At run time, before starting Solr, the container will execute scripts
in the /docker-entrypoint-initdb.d/
directory.
You can add your own scripts there either by using mounted volumes
or by using a custom Dockerfile.
These scripts can for example copy a core directory with pre-loaded data for continuous
integration testing, or modify the Solr configuration.
Here is a simple example.
With a custom.sh
script like:
#!/bin/bash
set -e
echo "this is running inside the container before Solr starts"
you can run:
$ docker run --name solr_custom1 -d -v $PWD/custom.sh:/docker-entrypoint-initdb.d/custom.sh solr
$ sleep 5
$ docker logs solr_custom1 | head
/opt/docker-solr/scripts/docker-entrypoint.sh: running /docker-entrypoint-initdb.d/set-heap.sh
this is running inside the container before Solr starts
Starting Solr on port 8983 from /opt/solr/server
With this extension mechanism it can be useful to see the shell commands that are being executed by the docker-entrypoint.sh
script in the docker log.
To do that, set an environment variable using Docker’s -e VERBOSE=yes
.
Instead of using this mechanism, you can of course create your own script that does setup and then call solr-foreground
, mount that script into the container, and execute it as a command when running the container.
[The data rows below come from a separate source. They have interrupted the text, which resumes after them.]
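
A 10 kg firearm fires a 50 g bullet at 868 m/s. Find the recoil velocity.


v_recoil = m_p * v_p / m_gun = 0.05 * 868 / 10 = 4.34 m/s

4.34 m/s


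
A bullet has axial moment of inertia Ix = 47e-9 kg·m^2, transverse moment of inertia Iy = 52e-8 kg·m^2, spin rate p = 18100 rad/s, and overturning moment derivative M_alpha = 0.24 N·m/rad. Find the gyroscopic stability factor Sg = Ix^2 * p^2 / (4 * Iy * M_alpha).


Sg = Ix^2 * p^2 / (4 * Iy * M_alpha) = (47e-9)^2 * 18100^2 / (4 * 52e-8 * 0.24) = 1.45

1.45


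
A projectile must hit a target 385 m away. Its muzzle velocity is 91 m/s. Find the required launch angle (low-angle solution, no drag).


sin(2*theta) = R*g/v0^2 = 385*9.81/91^2 = 0.456086, theta = arcsin(0.456086)/2 = 13.57°

13.57 degrees


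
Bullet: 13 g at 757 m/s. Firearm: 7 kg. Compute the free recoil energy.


v_r = m_p*v_p/m_gun = 0.013*757/7 = 1.40586 m/s, E_r = 0.5*m_gun*v_r^2 = 0.5*7*1.40586^2 = 6.918 J

6.918 J


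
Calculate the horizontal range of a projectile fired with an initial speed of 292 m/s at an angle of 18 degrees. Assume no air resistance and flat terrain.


R = v0^2 * sin(2*theta) / g = 292^2 * sin(2*18°) / 9.81 = 5109 m

5109 m


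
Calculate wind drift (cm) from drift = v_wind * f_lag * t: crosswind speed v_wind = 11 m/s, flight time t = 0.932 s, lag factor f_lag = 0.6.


drift = v_wind * lag * t = 11 * 0.6 * 0.932 = 6.1512 m ≈ 615.1 cm

615.1 cm


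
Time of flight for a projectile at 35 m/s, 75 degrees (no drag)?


T = 2*v0*sin(theta)/g = 2*35*sin(75°)/9.81 = 6.892 s

6.892 s


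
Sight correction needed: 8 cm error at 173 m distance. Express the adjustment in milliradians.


1 mrad subtends 1 cm per 10 m of range, so adj = error_cm / (dist_m / 10) = 8 / (173/10) = 0.4624 mrad

0.4624 mrad


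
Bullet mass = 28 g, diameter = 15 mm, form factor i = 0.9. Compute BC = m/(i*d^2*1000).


BC = m/(i*d^2*1000) = 28/(0.9 * 15^2 * 1000) = 0.0001383

0.0001383


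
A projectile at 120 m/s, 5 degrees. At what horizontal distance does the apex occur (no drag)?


R = v0^2*sin(2*theta)/g = 120^2*sin(2*5°)/9.81 = 254.896 m
apex_dist = R/2 = 254.896/2 = 127.4 m

127.4 m


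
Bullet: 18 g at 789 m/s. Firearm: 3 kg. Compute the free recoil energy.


v_r = m_p*v_p/m_gun = 0.018*789/3 = 4.734 m/s, E_r = 0.5*m_gun*v_r^2 = 0.5*3*4.734^2 = 33.62 J

33.62 J


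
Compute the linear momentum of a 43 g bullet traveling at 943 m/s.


p = m*v = 0.043*943 = 40.55 kg·m/s

40.55 kg·m/s


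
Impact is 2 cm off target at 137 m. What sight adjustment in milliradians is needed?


1 mrad subtends 1 cm per 10 m of range, so adj = error_cm / (dist_m / 10) = 2 / (137/10) = 0.146 mrad

0.146 mrad


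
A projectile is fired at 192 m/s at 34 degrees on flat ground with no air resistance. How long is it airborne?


T = 2*v0*sin(theta)/g = 2*192*sin(34°)/9.81 = 21.89 s

21.89 s


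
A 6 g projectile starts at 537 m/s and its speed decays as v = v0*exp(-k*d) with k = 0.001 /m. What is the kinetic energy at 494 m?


v = v0*exp(-k*d) = 537*exp(-0.001*494) = 327.667 m/s
E = 0.5*m*v^2 = 0.5*0.006*327.667^2 = 322.1 J

322.1 J


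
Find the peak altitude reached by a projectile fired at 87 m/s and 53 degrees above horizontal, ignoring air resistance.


H = (v0*sin(theta))^2 / (2g) = (87*sin(53°))^2 / (2*9.81) = 246.1 m

246.1 m


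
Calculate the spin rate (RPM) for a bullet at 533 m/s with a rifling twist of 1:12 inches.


twist_m = 12*0.0254 = 0.3048 m
spin = v/twist = 533/0.3048 = 1748.688 rev/s
RPM = spin*60 = 1748.688*60 ≈ 104921 RPM

104921 RPM


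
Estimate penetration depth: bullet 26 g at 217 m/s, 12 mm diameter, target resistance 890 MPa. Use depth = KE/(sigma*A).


A = pi*(d/2)^2 = pi*(12/2)^2 = 113.097 mm^2
E = 0.5*m*v^2 = 0.5*0.026*217^2 = 612.157 J
depth = E/(sigma*A) = 612.157 J / (890 MPa * 113.097 mm^2) = 612.157/(890 * 113.097) m = 0.00608164 m ≈ 6.082 mm

6.082 mm


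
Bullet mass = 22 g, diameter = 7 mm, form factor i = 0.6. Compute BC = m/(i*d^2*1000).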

Other ways of extending the image are to create custom Docker images that inherit from this one.
Debugging with jattach
The jcmd
, jmap
jstack
tools can be useful for debugging Solr inside the container.
These tools are not included with the JRE, but this image includes the jattach utility which lets you do much of the same.
Usage: jattach <pid> <cmd> [args ...] Commands: load : load agent library properties : print system properties agentProperties : print agent properties datadump : show heap and thread summary threaddump : dump all stack traces (like jstack) dumpheap : dump heap (like jmap) inspectheap : heap histogram (like jmap -histo) setflag : modify manageable VM flag printflag : print VM flag jcmd : execute jcmd command
Example commands to do a thread dump and get heap info for PID 10
:
jattach 10 threaddump
jattach 10 jcmd GC.heap_info
Running under tini
The Solr docker image runs Solr under tini, to make signal handling work better; in particular, this allows you to kill -9
the JVM.
If you run docker run --init
, or use init: true
in docker-compose.yml
, or have added --init
to dockerd
, docker will start its tini
and docker-solr will notice it is not PID 1, and just exec
Solr.
If you do not run with --init
, then the docker entrypoint script detects that it is running as PID 1, and will start the tini
present in the docker-solr image, and run Solr under that.
If you really do not want to run tini
, and just run Solr as PID 1 instead, then you can set the TINI=no
environment variable.
Out of Memory Handling
Please refer to the Out of Memory Handling Section for more information. The Docker image no-longer has custom logic for OOMs.
History
The Docker-Solr project was started in 2015 by Martijn Koster in the docker-solr repository. In 2019 maintainership and copyright was transferred to the Apache Lucene/Solr project, and in 2020 the project was migrated to live within the Solr project. Many thanks to Martijn for all your contributions over the years!